Лекарь видел в слезах своего друга добрый знак; обрадованный также, что речь склонилась на Андрюшу, он старался поддержать ее.

— Не упрекал, добрый друг мой, — сказал он, — а спрашивал только о назначении твоего сына. Не будь неблагодарен к милостям творца: для фамилии Фиоравенти он был щедр на великие уделы. Брат твой знаменитый врач; обетованная земля изящного, Италия, чтит в тебе великого художника; сыну твоему выпал жребий воина. Кто знает, какими великими подвигами не означится этот жребий! Ты, конечно, поступил благоразумно, предоставив ему путь, открытый ему так широко самою судьбою и отважным характером его. Не всем идти по одной дороге.

В это время на небе насупилась туча, ветер завыл, будто прорванная плотина, и стал прохватывать художника. Он ощупал голову. Андрюша предупредил его и подал берет, который за ним нес, когда отец выходил из дому, а потом положил недалече от него, между камнями. Аристотель накрыл голову.
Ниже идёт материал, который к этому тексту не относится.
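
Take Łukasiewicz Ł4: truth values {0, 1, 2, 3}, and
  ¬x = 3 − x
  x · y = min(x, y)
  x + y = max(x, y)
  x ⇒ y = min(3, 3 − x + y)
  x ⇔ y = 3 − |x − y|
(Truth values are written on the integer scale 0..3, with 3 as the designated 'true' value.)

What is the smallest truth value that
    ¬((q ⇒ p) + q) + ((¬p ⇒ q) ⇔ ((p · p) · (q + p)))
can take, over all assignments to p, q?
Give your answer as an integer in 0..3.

Take p = 0, q = 3:
q ⇒ p = 3 ⇒ 0 = 0
(q ⇒ p) + q = 0 + 3 = 3
¬((q ⇒ p) + q) = ¬3 = 0
¬p = ¬0 = 3
¬p ⇒ q = 3 ⇒ 3 = 3
p · p = 0 · 0 = 0
q + p = 3 + 0 = 3
(p · p) · (q + p) = 0 · 3 = 0
(¬p ⇒ q) ⇔ ((p · p) · (q + p)) = 3 ⇔ 0 = 0
¬((q ⇒ p) + q) + ((¬p ⇒ q) ⇔ ((p · p) · (q + p))) = 0 + 0 = 0
No assignment yields a value below 0, so this is the minimum.

0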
— Будет сильный дождь, — сказал сын его.

— Укроемся у меня, — подхватил Антон и подал руку художнику. Этот не противился и молча, как покорное дитя, последовал за ним, но прежде посмотрел на лоскуты чертежа. Ему как бы жаль было, что их намочит дождем. Андрюша понял взгляд отца, подобрал лоскуты и бережно положил их к себе за пазуху.

— Да, хорошо, умно сделано! — говорил Аристотель грустным голосом, идя к своему другу.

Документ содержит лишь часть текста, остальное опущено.